Per i ceti non agiati la parola non è importante: per comunicare, oltre al dialetto, si usano anche forme di linguaggio non verbale, come i gesti oppure i silenzi che si devono interpretare attraverso la mimica facciale. Nelle case popolari all’ora di cena si verificano due diverse modalità di comunicazione che limitano l’importanza della parola: o si fa troppo chiasso oppure si sta in silenzio, ognuno preso dai propri inesprimibili pensieri. Il dialetto crea una barriera tra coloro che non conoscono l’italiano e coloro che lo conoscono e lo parlano, e questa barriera finisce col diventare addirittura ideologica. Ho timore e vergogna a scriverlo, ma i minori che finiscono in riformatorio paradossalmente riescono a trarre maggiori vantaggi dalla reclusione che dall’esperienza scolastica: imparano un mestiere, imparano a formarsi un’identità, li si educa partendo dalla loro storia individuale senza imporre loro modelli culturali, li si spinge a cercare dentro di sé qualità e talenti nascosti e a coltivarli, a usarli per trarne un profitto economico e per affrancarsi dalla miseria e dalla delinquenza. Non tutti i riformatori sono uguali e non tutti ne escono salvi, ma l’esperienza straordinaria di Nisida dimostra che è possibile aiutare laddove famiglia e scuola non sono riusciti. Questo paradosso è un fallimento per tutta la società, che dovrebbe agire a monte educando per scongiurare la rieducazione.

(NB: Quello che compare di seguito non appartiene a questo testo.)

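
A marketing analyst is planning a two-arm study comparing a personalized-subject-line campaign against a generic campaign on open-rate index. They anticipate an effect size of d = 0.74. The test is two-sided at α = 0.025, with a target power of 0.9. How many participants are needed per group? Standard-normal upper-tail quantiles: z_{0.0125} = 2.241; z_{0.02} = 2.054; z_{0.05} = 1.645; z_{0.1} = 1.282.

For two independent groups with equal n: n = 2·((z_{α/2} + z_β) / d)².
z_{α/2} + z_β = 2.241 + 1.282 = 3.523.
n = 2 × (3.523 / 0.74)² = 2 × 4.761² = 2 × 22.67 = 45.3.
Round up to the next whole participant.

n = 46 per group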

La scuola, che offre un insegnamento neutrale e uguale per tutti, in realtà mette all’angolo i meno fortunati esercitando su di essi una sorta di violenza simbolica che parte proprio dalla lingua parlata e scritta e che si estende ai contenuti che l’italiano esprime: un ragazzetto di borgata, uno di Scampìa, non possono abdicare alla lingua non perché siano poco volenterosi o poco intelligenti : si tratta, per loro, di assimilare schemi e atteggiamenti che non li riguardano, che per il loro mondo sono arbitrari e forzosi: il lavoro pedagogico dell’insegnante deve omologare tutti gli alunni, e questo cozza con i comportamenti appresi in ambienti codificati, totalmente contrapposti alla prospettiva offerta dalla scuola ma altrettanto reali. E’ quello che Pasolini definiva “scacco alla storia”: l’universo popolare viene isolato, non accolto. I quartieri periferici dentro la scuola sono metaforicamente rifiutati e sottoposti a un giudizio che è giocoforza negativo. Chi vive in quei quartieri piuttosto che omologarsi reagisce negando il valore della cultura per non farsi umiliare: il mio modo di essere e di parlare per me è un valore, dove abito io esso è un valore, è un’alternativa a tutto quello che non capisco e io faccio la mia scelta. Io a scuola nun ce vaco.